Quiero dedicar unas palabras de gratitud y reconocimiento a Juan Moreno, un hombre sencillo y evangélico en el que, para mí, pesan mucho más su dilatado quehacer apostólico y el bien que a tantos nos hizo que sus posibles debilidades humanas.

En esta época, parroquia y barrios vivían en simbiosis y eran nuestro hábitat natural. Gracias a la Iglesia los que, chicos de alubión, vinimos del medio rural y de los pueblos no estábamos perdidos en la gran ciudad.
De aquella amalgama juvenil de La Luz y Bonaire, de Nuevo San Andrés y Belén, del Camino Viejo de Churriana y El Puente de los Morenos, de Vistafranca y Ardira, muchos permanecemos dentro de la Iglesia, otros pasaron al asociacionismo vecinal, al sindicalismo, a los partidos políticos… Nos tocó vivir una época de grandes cambios.

Con diecinueve años fui invitado y viví el 2º Cursillo de Cristiandad Mixto para Jóvenes. Fue una muy buena experiencia con el acompañamiento pasoral, cercano y positivo, de D. Francisco Rubio.
Mi juventud adulta, de los 20 a los 26 años, la viví en los hermanos de San Juan de Dios. Ha sido la etapa más recia y más rica en aprendizajes sobre mí mismo, sobre la Iglesia, sobre la vida. El Señor permitió que, junto a mis deseos de hacer el bien, aparecieran mi ansia de ser y mis pecados. Estos me hirieron e hicieron sufrir a mis formadores y superiores por mi desobediencia y por mis críticas.

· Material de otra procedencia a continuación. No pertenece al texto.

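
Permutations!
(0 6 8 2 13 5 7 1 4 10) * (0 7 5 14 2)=(0 6 8)(1 4 10 7)(2 13 14)=[6, 4, 13, 3, 10, 5, 8, 1, 0, 9, 7, 11, 12, 14, 2]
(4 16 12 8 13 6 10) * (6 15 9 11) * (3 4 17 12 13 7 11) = [0, 1, 2, 4, 16, 5, 10, 11, 7, 3, 17, 6, 8, 15, 14, 9, 13, 12] = (3 4 16 13 15 9)(6 10 17 12 8 7 11)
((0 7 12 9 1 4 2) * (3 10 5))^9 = (0 12 1 2 7 9 4) = [12, 2, 7, 3, 0, 5, 6, 9, 8, 4, 10, 11, 1]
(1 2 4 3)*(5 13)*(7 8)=(1 2 4 3)(5 13)(7 8)=[0, 2, 4, 1, 3, 13, 6, 8, 7, 9, 10, 11, 12, 5]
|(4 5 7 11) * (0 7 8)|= 6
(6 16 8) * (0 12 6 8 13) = [12, 1, 2, 3, 4, 5, 16, 7, 8, 9, 10, 11, 6, 0, 14, 15, 13] = (0 12 6 16 13)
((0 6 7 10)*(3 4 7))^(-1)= (0 10 7 4 3 6)= [10, 1, 2, 6, 3, 5, 0, 4, 8, 9, 7]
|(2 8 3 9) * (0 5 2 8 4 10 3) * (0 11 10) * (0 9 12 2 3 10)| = |(0 5 3 12 2 4 9 8 11)| = 9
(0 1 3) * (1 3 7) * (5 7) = [3, 5, 2, 0, 4, 7, 6, 1] = (0 3)(1 5 7)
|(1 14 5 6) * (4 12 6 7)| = 7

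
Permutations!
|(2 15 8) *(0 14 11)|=|(0 14 11)(2 15 8)|=3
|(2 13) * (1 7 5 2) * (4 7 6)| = 7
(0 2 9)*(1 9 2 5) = [5, 9, 2, 3, 4, 1, 6, 7, 8, 0] = (0 5 1 9)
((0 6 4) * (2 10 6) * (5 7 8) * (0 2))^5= (2 10 6 4)(5 8 7)= [0, 1, 10, 3, 2, 8, 4, 5, 7, 9, 6]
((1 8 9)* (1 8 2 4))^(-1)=[0, 4, 1, 3, 2, 5, 6, 7, 9, 8]=(1 4 2)(8 9)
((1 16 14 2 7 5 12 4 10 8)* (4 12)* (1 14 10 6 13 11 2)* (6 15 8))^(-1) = (1 14 8 15 4 5 7 2 11 13 6 10 16) = [0, 14, 11, 3, 5, 7, 10, 2, 15, 9, 16, 13, 12, 6, 8, 4, 1]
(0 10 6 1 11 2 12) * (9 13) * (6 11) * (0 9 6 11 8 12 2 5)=(0 10 8 12 9 13 6 1 11 5)=[10, 11, 2, 3, 4, 0, 1, 7, 12, 13, 8, 5, 9, 6]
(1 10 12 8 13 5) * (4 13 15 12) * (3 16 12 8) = (1 10 4 13 5)(3 16 12)(8 15) = [0, 10, 2, 16, 13, 1, 6, 7, 15, 9, 4, 11, 3, 5, 14, 8, 12]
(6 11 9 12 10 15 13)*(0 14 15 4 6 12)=[14, 1, 2, 3, 6, 5, 11, 7, 8, 0, 4, 9, 10, 12, 15, 13]=(0 14 15 13 12 10 4 6 11 9)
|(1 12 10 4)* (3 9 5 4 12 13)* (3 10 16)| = |(1 13 10 12 16 3 9 5 4)| = 9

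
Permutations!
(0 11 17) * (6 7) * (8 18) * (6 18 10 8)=(0 11 17)(6 7 18)(8 10)=[11, 1, 2, 3, 4, 5, 7, 18, 10, 9, 8, 17, 12, 13, 14, 15, 16, 0, 6]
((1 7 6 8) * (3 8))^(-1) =(1 8 3 6 7) =[0, 8, 2, 6, 4, 5, 7, 1, 3]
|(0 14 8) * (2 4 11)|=3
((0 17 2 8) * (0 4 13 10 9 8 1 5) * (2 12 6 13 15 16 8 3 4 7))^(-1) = [5, 2, 7, 9, 3, 1, 12, 8, 16, 10, 13, 11, 17, 6, 14, 4, 15, 0] = (0 5 1 2 7 8 16 15 4 3 9 10 13 6 12 17)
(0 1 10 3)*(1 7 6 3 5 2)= (0 7 6 3)(1 10 5 2)= [7, 10, 1, 0, 4, 2, 3, 6, 8, 9, 5]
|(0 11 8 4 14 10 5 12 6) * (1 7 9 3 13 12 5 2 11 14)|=|(0 14 10 2 11 8 4 1 7 9 3 13 12 6)|=14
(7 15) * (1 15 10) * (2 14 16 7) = (1 15 2 14 16 7 10) = [0, 15, 14, 3, 4, 5, 6, 10, 8, 9, 1, 11, 12, 13, 16, 2, 7]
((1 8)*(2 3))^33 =(1 8)(2 3) =[0, 8, 3, 2, 4, 5, 6, 7, 1]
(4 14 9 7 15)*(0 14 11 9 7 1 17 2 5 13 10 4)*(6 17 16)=(0 14 7 15)(1 16 6 17 2 5 13 10 4 11 9)=[14, 16, 5, 3, 11, 13, 17, 15, 8, 1, 4, 9, 12, 10, 7, 0, 6, 2]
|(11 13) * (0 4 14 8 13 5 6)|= |(0 4 14 8 13 11 5 6)|= 8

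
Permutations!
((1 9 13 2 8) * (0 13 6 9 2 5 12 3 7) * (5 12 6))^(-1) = (0 7 3 12 13)(1 8 2)(5 9 6) = [7, 8, 1, 12, 4, 9, 5, 3, 2, 6, 10, 11, 13, 0]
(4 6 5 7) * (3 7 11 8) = (3 7 4 6 5 11 8) = [0, 1, 2, 7, 6, 11, 5, 4, 3, 9, 10, 8]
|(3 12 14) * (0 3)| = 4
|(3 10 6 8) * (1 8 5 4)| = 7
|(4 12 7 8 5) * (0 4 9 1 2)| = 9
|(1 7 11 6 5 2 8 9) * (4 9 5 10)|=21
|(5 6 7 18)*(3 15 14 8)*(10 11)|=|(3 15 14 8)(5 6 7 18)(10 11)|=4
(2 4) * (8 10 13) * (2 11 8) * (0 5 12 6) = (0 5 12 6)(2 4 11 8 10 13) = [5, 1, 4, 3, 11, 12, 0, 7, 10, 9, 13, 8, 6, 2]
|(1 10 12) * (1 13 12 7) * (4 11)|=6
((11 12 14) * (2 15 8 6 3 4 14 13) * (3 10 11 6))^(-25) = [0, 1, 11, 2, 15, 5, 3, 7, 13, 9, 4, 14, 6, 10, 8, 12] = (2 11 14 8 13 10 4 15 12 6 3)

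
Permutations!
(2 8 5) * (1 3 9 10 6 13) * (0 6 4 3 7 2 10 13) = (0 6)(1 7 2 8 5 10 4 3 9 13) = [6, 7, 8, 9, 3, 10, 0, 2, 5, 13, 4, 11, 12, 1]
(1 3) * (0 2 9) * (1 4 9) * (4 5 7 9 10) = (0 2 1 3 5 7 9)(4 10) = [2, 3, 1, 5, 10, 7, 6, 9, 8, 0, 4]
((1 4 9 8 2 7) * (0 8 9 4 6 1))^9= [8, 6, 7, 3, 4, 5, 1, 0, 2, 9]= (9)(0 8 2 7)(1 6)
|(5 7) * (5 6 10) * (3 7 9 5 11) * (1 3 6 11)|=|(1 3 7 11 6 10)(5 9)|=6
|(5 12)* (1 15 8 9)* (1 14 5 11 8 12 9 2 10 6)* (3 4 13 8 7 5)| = 15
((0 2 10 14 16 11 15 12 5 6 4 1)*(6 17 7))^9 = [17, 5, 7, 3, 12, 14, 15, 11, 8, 9, 6, 0, 10, 13, 4, 2, 1, 16] = (0 17 16 1 5 14 4 12 10 6 15 2 7 11)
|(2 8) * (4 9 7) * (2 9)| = 5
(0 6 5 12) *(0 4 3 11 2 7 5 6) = (2 7 5 12 4 3 11) = [0, 1, 7, 11, 3, 12, 6, 5, 8, 9, 10, 2, 4]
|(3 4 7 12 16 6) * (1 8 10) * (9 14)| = 6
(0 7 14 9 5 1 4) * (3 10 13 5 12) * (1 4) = (0 7 14 9 12 3 10 13 5 4) = [7, 1, 2, 10, 0, 4, 6, 14, 8, 12, 13, 11, 3, 5, 9]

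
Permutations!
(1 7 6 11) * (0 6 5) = [6, 7, 2, 3, 4, 0, 11, 5, 8, 9, 10, 1] = (0 6 11 1 7 5)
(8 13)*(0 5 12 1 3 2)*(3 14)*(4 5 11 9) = (0 11 9 4 5 12 1 14 3 2)(8 13) = [11, 14, 0, 2, 5, 12, 6, 7, 13, 4, 10, 9, 1, 8, 3]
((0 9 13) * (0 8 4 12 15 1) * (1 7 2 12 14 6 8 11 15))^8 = (0 1 12 2 7 15 11 13 9) = [1, 12, 7, 3, 4, 5, 6, 15, 8, 0, 10, 13, 2, 9, 14, 11]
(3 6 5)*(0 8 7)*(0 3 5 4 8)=(3 6 4 8 7)=[0, 1, 2, 6, 8, 5, 4, 3, 7]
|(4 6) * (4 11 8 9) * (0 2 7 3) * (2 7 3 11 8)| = 20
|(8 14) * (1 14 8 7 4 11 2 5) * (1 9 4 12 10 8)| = |(1 14 7 12 10 8)(2 5 9 4 11)| = 30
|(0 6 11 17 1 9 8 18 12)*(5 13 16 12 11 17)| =|(0 6 17 1 9 8 18 11 5 13 16 12)| =12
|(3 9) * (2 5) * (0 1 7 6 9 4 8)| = |(0 1 7 6 9 3 4 8)(2 5)| = 8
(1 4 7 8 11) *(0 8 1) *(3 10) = (0 8 11)(1 4 7)(3 10) = [8, 4, 2, 10, 7, 5, 6, 1, 11, 9, 3, 0]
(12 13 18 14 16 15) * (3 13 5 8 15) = (3 13 18 14 16)(5 8 15 12) = [0, 1, 2, 13, 4, 8, 6, 7, 15, 9, 10, 11, 5, 18, 16, 12, 3, 17, 14]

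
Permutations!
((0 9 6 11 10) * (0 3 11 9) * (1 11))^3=(1 3 10 11)(6 9)=[0, 3, 2, 10, 4, 5, 9, 7, 8, 6, 11, 1]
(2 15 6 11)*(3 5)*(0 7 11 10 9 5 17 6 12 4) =(0 7 11 2 15 12 4)(3 17 6 10 9 5) =[7, 1, 15, 17, 0, 3, 10, 11, 8, 5, 9, 2, 4, 13, 14, 12, 16, 6]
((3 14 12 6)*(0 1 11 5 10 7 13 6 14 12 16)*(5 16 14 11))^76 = [16, 0, 2, 6, 4, 1, 13, 10, 8, 9, 5, 12, 3, 7, 14, 15, 11] = (0 16 11 12 3 6 13 7 10 5 1)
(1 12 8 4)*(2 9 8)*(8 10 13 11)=[0, 12, 9, 3, 1, 5, 6, 7, 4, 10, 13, 8, 2, 11]=(1 12 2 9 10 13 11 8 4)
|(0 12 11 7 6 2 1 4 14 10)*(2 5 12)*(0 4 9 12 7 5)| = 9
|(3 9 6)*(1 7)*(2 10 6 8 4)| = 14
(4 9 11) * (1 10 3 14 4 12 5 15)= (1 10 3 14 4 9 11 12 5 15)= [0, 10, 2, 14, 9, 15, 6, 7, 8, 11, 3, 12, 5, 13, 4, 1]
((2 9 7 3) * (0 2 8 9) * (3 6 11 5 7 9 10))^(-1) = (0 2)(3 10 8)(5 11 6 7) = [2, 1, 0, 10, 4, 11, 7, 5, 3, 9, 8, 6]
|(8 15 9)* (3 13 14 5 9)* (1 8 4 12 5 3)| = |(1 8 15)(3 13 14)(4 12 5 9)| = 12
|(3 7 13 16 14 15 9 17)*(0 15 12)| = 10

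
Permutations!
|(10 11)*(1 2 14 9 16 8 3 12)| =|(1 2 14 9 16 8 3 12)(10 11)| =8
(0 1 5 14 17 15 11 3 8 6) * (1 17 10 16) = (0 17 15 11 3 8 6)(1 5 14 10 16) = [17, 5, 2, 8, 4, 14, 0, 7, 6, 9, 16, 3, 12, 13, 10, 11, 1, 15]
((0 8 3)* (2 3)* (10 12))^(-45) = (0 3 2 8)(10 12) = [3, 1, 8, 2, 4, 5, 6, 7, 0, 9, 12, 11, 10]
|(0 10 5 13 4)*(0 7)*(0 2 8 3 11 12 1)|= |(0 10 5 13 4 7 2 8 3 11 12 1)|= 12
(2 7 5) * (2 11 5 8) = [0, 1, 7, 3, 4, 11, 6, 8, 2, 9, 10, 5] = (2 7 8)(5 11)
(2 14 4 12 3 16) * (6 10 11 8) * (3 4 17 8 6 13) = (2 14 17 8 13 3 16)(4 12)(6 10 11) = [0, 1, 14, 16, 12, 5, 10, 7, 13, 9, 11, 6, 4, 3, 17, 15, 2, 8]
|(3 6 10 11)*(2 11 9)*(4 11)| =|(2 4 11 3 6 10 9)| =7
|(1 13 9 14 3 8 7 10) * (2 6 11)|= |(1 13 9 14 3 8 7 10)(2 6 11)|= 24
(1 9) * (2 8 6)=(1 9)(2 8 6)=[0, 9, 8, 3, 4, 5, 2, 7, 6, 1]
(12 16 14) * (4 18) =[0, 1, 2, 3, 18, 5, 6, 7, 8, 9, 10, 11, 16, 13, 12, 15, 14, 17, 4] =(4 18)(12 16 14)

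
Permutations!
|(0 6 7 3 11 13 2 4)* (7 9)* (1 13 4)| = 21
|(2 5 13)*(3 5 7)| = 5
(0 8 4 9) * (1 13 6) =[8, 13, 2, 3, 9, 5, 1, 7, 4, 0, 10, 11, 12, 6] =(0 8 4 9)(1 13 6)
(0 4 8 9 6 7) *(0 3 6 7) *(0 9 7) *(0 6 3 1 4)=(1 4 8 7)(6 9)=[0, 4, 2, 3, 8, 5, 9, 1, 7, 6]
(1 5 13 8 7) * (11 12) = (1 5 13 8 7)(11 12) = [0, 5, 2, 3, 4, 13, 6, 1, 7, 9, 10, 12, 11, 8]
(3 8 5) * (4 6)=(3 8 5)(4 6)=[0, 1, 2, 8, 6, 3, 4, 7, 5]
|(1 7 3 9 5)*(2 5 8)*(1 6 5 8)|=4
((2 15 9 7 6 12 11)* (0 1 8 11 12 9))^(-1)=(0 15 2 11 8 1)(6 7 9)=[15, 0, 11, 3, 4, 5, 7, 9, 1, 6, 10, 8, 12, 13, 14, 2]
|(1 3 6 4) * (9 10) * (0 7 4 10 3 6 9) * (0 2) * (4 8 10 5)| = 20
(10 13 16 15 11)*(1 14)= (1 14)(10 13 16 15 11)= [0, 14, 2, 3, 4, 5, 6, 7, 8, 9, 13, 10, 12, 16, 1, 11, 15]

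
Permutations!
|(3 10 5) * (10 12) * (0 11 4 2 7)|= |(0 11 4 2 7)(3 12 10 5)|= 20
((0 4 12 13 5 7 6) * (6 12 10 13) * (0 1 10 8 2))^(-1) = (0 2 8 4)(1 6 12 7 5 13 10) = [2, 6, 8, 3, 0, 13, 12, 5, 4, 9, 1, 11, 7, 10]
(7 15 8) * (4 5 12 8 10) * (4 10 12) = [0, 1, 2, 3, 5, 4, 6, 15, 7, 9, 10, 11, 8, 13, 14, 12] = (4 5)(7 15 12 8)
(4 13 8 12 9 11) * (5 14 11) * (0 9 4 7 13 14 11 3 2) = (0 9 5 11 7 13 8 12 4 14 3 2) = [9, 1, 0, 2, 14, 11, 6, 13, 12, 5, 10, 7, 4, 8, 3]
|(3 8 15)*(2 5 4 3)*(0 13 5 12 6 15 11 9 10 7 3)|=12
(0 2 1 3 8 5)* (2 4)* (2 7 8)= (0 4 7 8 5)(1 3 2)= [4, 3, 1, 2, 7, 0, 6, 8, 5]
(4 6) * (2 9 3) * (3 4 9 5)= (2 5 3)(4 6 9)= [0, 1, 5, 2, 6, 3, 9, 7, 8, 4]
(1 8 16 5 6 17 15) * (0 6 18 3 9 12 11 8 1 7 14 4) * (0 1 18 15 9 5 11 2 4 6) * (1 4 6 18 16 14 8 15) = [0, 16, 6, 5, 4, 1, 17, 8, 14, 12, 10, 15, 2, 13, 18, 7, 11, 9, 3] = (1 16 11 15 7 8 14 18 3 5)(2 6 17 9 12)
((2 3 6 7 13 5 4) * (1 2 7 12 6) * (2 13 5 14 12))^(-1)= (1 3 2 6 12 14 13)(4 5 7)= [0, 3, 6, 2, 5, 7, 12, 4, 8, 9, 10, 11, 14, 1, 13]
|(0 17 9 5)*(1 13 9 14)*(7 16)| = 14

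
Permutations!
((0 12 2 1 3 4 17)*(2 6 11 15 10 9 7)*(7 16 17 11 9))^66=(17)(1 4 15 7)(2 3 11 10)=[0, 4, 3, 11, 15, 5, 6, 1, 8, 9, 2, 10, 12, 13, 14, 7, 16, 17]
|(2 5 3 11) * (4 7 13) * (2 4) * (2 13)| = 6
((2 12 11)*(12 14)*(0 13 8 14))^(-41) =[13, 1, 0, 3, 4, 5, 6, 7, 14, 9, 10, 2, 11, 8, 12] =(0 13 8 14 12 11 2)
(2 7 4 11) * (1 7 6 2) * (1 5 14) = (1 7 4 11 5 14)(2 6) = [0, 7, 6, 3, 11, 14, 2, 4, 8, 9, 10, 5, 12, 13, 1]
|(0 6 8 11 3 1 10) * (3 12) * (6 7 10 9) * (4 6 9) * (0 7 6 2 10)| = |(0 6 8 11 12 3 1 4 2 10 7)| = 11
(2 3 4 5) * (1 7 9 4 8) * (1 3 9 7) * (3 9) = (2 3 8 9 4 5) = [0, 1, 3, 8, 5, 2, 6, 7, 9, 4]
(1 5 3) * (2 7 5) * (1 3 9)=(1 2 7 5 9)=[0, 2, 7, 3, 4, 9, 6, 5, 8, 1]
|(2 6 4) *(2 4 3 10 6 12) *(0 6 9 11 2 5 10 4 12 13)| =|(0 6 3 4 12 5 10 9 11 2 13)| =11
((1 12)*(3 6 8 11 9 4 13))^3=(1 12)(3 11 13 8 4 6 9)=[0, 12, 2, 11, 6, 5, 9, 7, 4, 3, 10, 13, 1, 8]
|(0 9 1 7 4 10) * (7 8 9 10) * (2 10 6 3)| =|(0 6 3 2 10)(1 8 9)(4 7)| =30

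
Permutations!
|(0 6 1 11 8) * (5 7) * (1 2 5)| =8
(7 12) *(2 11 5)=[0, 1, 11, 3, 4, 2, 6, 12, 8, 9, 10, 5, 7]=(2 11 5)(7 12)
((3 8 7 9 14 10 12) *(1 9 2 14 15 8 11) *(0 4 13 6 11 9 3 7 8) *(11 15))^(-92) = (0 6 4 15 13)(2 12 14 7 10) = [6, 1, 12, 3, 15, 5, 4, 10, 8, 9, 2, 11, 14, 0, 7, 13]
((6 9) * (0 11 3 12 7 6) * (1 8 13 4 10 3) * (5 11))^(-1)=(0 9 6 7 12 3 10 4 13 8 1 11 5)=[9, 11, 2, 10, 13, 0, 7, 12, 1, 6, 4, 5, 3, 8]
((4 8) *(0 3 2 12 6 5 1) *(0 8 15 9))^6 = (0 1 3 8 2 4 12 15 6 9 5) = [1, 3, 4, 8, 12, 0, 9, 7, 2, 5, 10, 11, 15, 13, 14, 6]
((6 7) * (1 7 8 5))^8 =(1 8 7 5 6) =[0, 8, 2, 3, 4, 6, 1, 5, 7]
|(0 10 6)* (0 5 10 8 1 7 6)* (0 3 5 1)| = 6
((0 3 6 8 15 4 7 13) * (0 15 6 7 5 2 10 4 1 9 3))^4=(1 13 3)(7 9 15)=[0, 13, 2, 1, 4, 5, 6, 9, 8, 15, 10, 11, 12, 3, 14, 7]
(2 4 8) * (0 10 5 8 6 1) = (0 10 5 8 2 4 6 1) = [10, 0, 4, 3, 6, 8, 1, 7, 2, 9, 5]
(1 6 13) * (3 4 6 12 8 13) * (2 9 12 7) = (1 7 2 9 12 8 13)(3 4 6) = [0, 7, 9, 4, 6, 5, 3, 2, 13, 12, 10, 11, 8, 1]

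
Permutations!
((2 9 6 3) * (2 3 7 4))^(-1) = (2 4 7 6 9) = [0, 1, 4, 3, 7, 5, 9, 6, 8, 2]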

En lo más serio de mi crisis vital y de fe siempre fui acogido por la Iglesia como una madre que no se escandalizó de mí, perdonó mis pecados, me admitió a la Eucaristía y me trató como a un hijo.
En este tiempo de desorientación la Iglesia me reevangelizó en un itinerario de renovación bautismal. Cuando ya había tocado fondo y no podía darme a mi mismo la vida ni la dignidad se me anunció el amor gratuito de Jesucristo, muerto por mis pecados y resucitado para mi salvación. Un Jesucristo presente en su Iglesia que me ha amado no porque fuera buenecito y tuviera obritas, sino cuando era malvado y pecador. Gracias a este Jesucristo mi vida y la de mi familia hoy están en pie, apoyados en su amor misericordioso, pues habiéndonos amado él primero hace posible que también nosotros, en una media, podamos amarnos unos a otros, perdonarnos, servirnos...
Y lo que digo mi familia lo afirmo también de mi comunidad, donde se da el perdón, la caridad fraterna, la comunión en Jesucristo por encima de las diferencias personales, sociales o culturales. Desde hace veintidós años caminamos en la fe de la Iglesia en la misma comunidad neocatecumenal de la Parroquia de San Antonio María Claret. El anuncio de este amor salvífico de Jesucristo presente en su Iglesia ha puesto a salvo mi vida y la vida de tantos hermanos y hermanas.

He de reconocer que, durante toda mi vida, Dios ha sido fiel. Frente a mis infidelidades siempre está la fidelidad de Dios; frente a mis descarríos, Jesucristo, camino, verdad y vida. Tantas veces mis pecados me han llevado a un callejón sin salida y han sido el principio mi retorno a Dios. Y también una ayuda para no escandalizarme de los pecados de los demás, para no juzgar a nadie. Para esperar y desear, junto con mi perdón y mi salvación, el perdón y la salvación de todo hombre, por muchos y muy graves que sean su pecados.